On Wednesday morning the Israeli parliament passed 50-0 a preliminary reading of a bill immediately dissolving parliament and setting a new election for March 2.
It must face three more plenary readings and votes during the day before being passed.
New elections would add to the political challenges facing Netanyahu — Israel’s longest serving premier, now governing in a caretaker capacity — at a time when, weakened by corruption charges, he must fend off internal challengers in his right-wing Likud party.
Netanyahu and Gantz, a former armed forces chief who heads the centrist Blue and White party, had been discussing a potential unity government, but disagreed on who should lead it.
Last month, when Netanyahu was indicted on corruption charges, Gantz called on him to step down.
On Tuesday night Netanyahu called on Gantz to stop “spinning.”
“After 80 days, it’s time that for one day, for the citizens of Israel, we sit and have a serious discussion about forming a broad unity government. It’s not too late,” he said on social media.
Gantz said his party was making “efforts to find a way to form a government without us giving up the fundamental principles that brought us into politics.”
If confirmed, it would be the first time Israel’s weary electorate has been asked to go to the polls for a third time within 12 months.

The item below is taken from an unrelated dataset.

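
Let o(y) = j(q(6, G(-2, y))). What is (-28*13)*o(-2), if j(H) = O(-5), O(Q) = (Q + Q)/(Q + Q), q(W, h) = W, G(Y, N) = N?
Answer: -364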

The parties of Netanyahu and Gantz were nearly deadlocked in September’s election, following a similarly inconclusive poll in April.
Israel’s proportional system is reliant on coalition building, and both parties fell well short of the 61 seats needed to command a majority in the 120-seat Knesset.
Both were then given 28-day periods to try and forge a workable coalition but failed, forcing President Reuven Rivlin to turn to parliament with his deadline for Wednesday.
New elections are deeply unpopular with the Israeli public, which has expressed mounting anger and frustration with the entire political class.
Both parties had been trying to convince Avigdor Lieberman, a crucial kingmaker, to join their blocs.
But the former nightclub bouncer, whose secular nationalist Yisrael Beitenu party holds the balance of power, has refused.
Kann Radio reported Tuesday that Netanyahu had abandoned hopes of earning Lieberman’s endorsement.
Lieberman pointed out that Likud and Blue and White wouldn’t need his support if they could agree to work together.
“If during the next 24 hours a government is not formed it will be solely because the leaders of the two big parties — Likud and Blue and White — were not willing to set aside their egos,” he said on Facebook Tuesday.
“All the rest is lies and excuses.”
Netanyahu was indicted last month for bribery, breach of trust and fraud relating to three separate corruption cases.
He strongly denies the allegations and accuses the media, police and prosecution of a witch-hunt.
No date has yet been set for the beginning of the proceedings and, under Israeli law, Netanyahu can remain in office despite an indictment.
He also faces a potential challenge from within his own Likud party.
To boost his support, Netanyahu has pushed his plan to annex a strategic part of the occupied West Bank, as well as signing a defense treaty with the United States.
He is a close ally of US President Donald Trump, who has taken a number of controversial steps in support of Netanyahu’s agenda.
Blue and White, meanwhile, pledged Monday to run with only one leader in the next election — Gantz.
Previously Yair Lapid, second in command in the coalition, was meant to alternate the premiership, but on Monday Lapid said: “We’ll all get behind Benny Gantz, our candidate for prime minister.”
Despite Netanyahu’s indictment, polls suggest that a third round of elections could still be neck and neck — prompting some Israelis to speculate about yet another electoral stalemate.
A commentary writer for the Israel Hayom newspaper suggested that “a fourth election is even now visible on the horizon sometime in early September 2020.”